Il a fallu cinq années d’attente pour avoir la suite de ce manga, mais cela valait le coup. L’histoire est prenante, les situations bien amenées et le dessin, réaliste, toujours aussi poignant. En revanche, vous vous demandez sûrement pourquoi Delcourt a attendu autant d’années avant de sortir la suite. Ce n’était pas un problème de vente, « Coq de Combat » est l’un des titres phares dénichés par Dominique Véret d’Akata. L’explication est fort simple : Akio Tanaka, le dessinateur, accusait Izo Hashimoto de ne lui avoir fourni que le pitch de l’histoire et non un vrai scénario complet et bien découpé. Il s’est tapé le plus gros du boulot et, de ce fait, la plupart des idées lui reviennent. La part reversée aux auteurs aurait donc dû être proportionnelle au travail fourni. Il n’en était rien. Du coup, arrêt du manga au numéro 25, en 2006, et il n’est repris qu’en 2011. Il avait déjà subi un changement d’éditeur, passant de chez Futabasha à Kodansha. Du coup, il faut renégocier les droits avec le nouvel éditeur et re-fidéliser un lectorat qui s’impatientait. La série est maintenant entièrement réalisée par Akio Tanaka et le scénariste Izo Hashimoto n’est plus crédité, depuis le numéro 20. Au Japon, les premiers volumes sont ressortis à raison de 3 tomes rassemblés en un seul. Du coup, la France ayant gardé la numérotation d’origine se retrouve avec deux couvertures inédites tous les trois volumes.

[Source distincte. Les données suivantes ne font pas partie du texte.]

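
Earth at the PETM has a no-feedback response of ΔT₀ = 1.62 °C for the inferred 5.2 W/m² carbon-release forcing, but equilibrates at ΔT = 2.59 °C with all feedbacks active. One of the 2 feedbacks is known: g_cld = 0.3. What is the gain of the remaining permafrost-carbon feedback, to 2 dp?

Amplification A = ΔT/ΔT₀ = 2.59/1.62 = 1.599.
Total gain g = 1 − 1/A = 1 − 1/1.599 = 0.3746.
The known gain is 0.3.
g_pf = 0.3746 − 0.3 = 0.07.

0.07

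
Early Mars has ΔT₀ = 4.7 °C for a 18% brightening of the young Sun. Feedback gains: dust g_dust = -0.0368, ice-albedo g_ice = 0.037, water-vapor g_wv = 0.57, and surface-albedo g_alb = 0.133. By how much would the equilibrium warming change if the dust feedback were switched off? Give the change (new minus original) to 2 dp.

Original: g = 0.7032, ΔT = 4.7/(1−0.7032) = 15.8356 °C.
Without dust: g' = 0.74, ΔT' = 4.7/(1−0.74) = 18.0769 °C.
Change = 18.0769 − 15.8356 = 2.24 °C.

2.24 °C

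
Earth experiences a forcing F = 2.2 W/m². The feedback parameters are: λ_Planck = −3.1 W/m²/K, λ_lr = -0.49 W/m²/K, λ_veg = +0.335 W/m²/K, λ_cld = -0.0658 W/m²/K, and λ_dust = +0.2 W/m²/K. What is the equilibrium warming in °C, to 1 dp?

0.7 °C

Net feedback parameter λ = (−3.1) + (-0.49) + (+0.335) + (-0.0658) + (+0.2) = -3.1208 W/m²/K.
ΔT = −F/λ = −2.2/(-3.1208) = 0.7 °C.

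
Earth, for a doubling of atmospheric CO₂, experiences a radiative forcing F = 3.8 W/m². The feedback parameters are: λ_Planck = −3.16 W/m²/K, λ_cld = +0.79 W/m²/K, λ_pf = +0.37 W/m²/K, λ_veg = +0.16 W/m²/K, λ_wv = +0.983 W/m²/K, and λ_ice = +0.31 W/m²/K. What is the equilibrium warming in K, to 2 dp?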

« Coq de Combat », ce n’est pas un simple livre sur le karaté. On est loin de la caricature offerte dans les mangas types « nekketsu » (1). Ici, la réalité n’est pas rose. Les bons sentiments n’interviennent pas et les personnages peuvent se monter cyniques. Dans un manga traditionnel, lorsqu’une petite fille aveugle vous demande ne pas perdre sur le ring face à son père, le héros hésite, est pris de remords. Dans « Coq de Combat », Ryô la renvoie balader et il a bien raison car son père est un tricheur né, et sa fille n’est pas plus aveugle que lui. « Coq de Combat », c’est une philosophie de vie où l’on apprend de ses erreurs et, surtout, que l’on est seul maître de son destin. La violence y est crue, mais justifiée et réaliste. Les coups sont rudes et certaines scènes sont pénibles à encaisser, mais c’est le lot quotidien de ce parricide. Il faut vivre avec son passé, aussi lourd soit-il, mais ne pas oublier de regarder vers l’avenir pour tenir et garder un peu d’espoir. Cette histoire a débuté dans une période ou le Japon ne faisait pas toujours attention à sa jeunesse et lui en demandait toujours plus, sans toujours se soucier de son bien-être. Il est évident que « Coq de Combat » a sû parler à tous ces adolescents sur lesquels leurs parents fondaient de trop grandes ambitions. Aujourd’hui, la situation est tout autre, mais le monde est toujours en crise et l’humain a besoin d’un défouloir.

Voici donc une suite attendue et une réédition des premiers volumes salvatrices. Espérons que les lecteurs de la première heure auront été patients et sauront accueillir ce vingtième tome comme il se doit. En attendant, ceux qui ne connaissent pas ce chef-d’œuvre déjà récompensé du prix Cartoonist, en 2003, ont une chance de se rattraper. La réédition de la série sous un nouvel « emballage » correspondant mieux aux valeurs véhiculées tout au long de la série.

Gwenaël JACQUET

« Coq de combat » T20 par Akio Tanaka (7,99€)

Édition Delcourt- Akata – ISBN : 2756007889

© SHAMO © 2003 by Akio Tanaka / Izo Hashimoto / FUTABASHA PUBLISHERS LTD., Tokyo

 

(1) Nekketsu : Catégorie de manga shonen mettant en scène de jeunes garçons en plein apprentissage de la vie et devant se surpasser au combat pour parvenir à stade ultime et se relever plus fort dans l’adversité. Totalement irréaliste, ce type de manga ne sert qu’à véhiculer les valeurs de courage, ténacité et cohésion de groupe.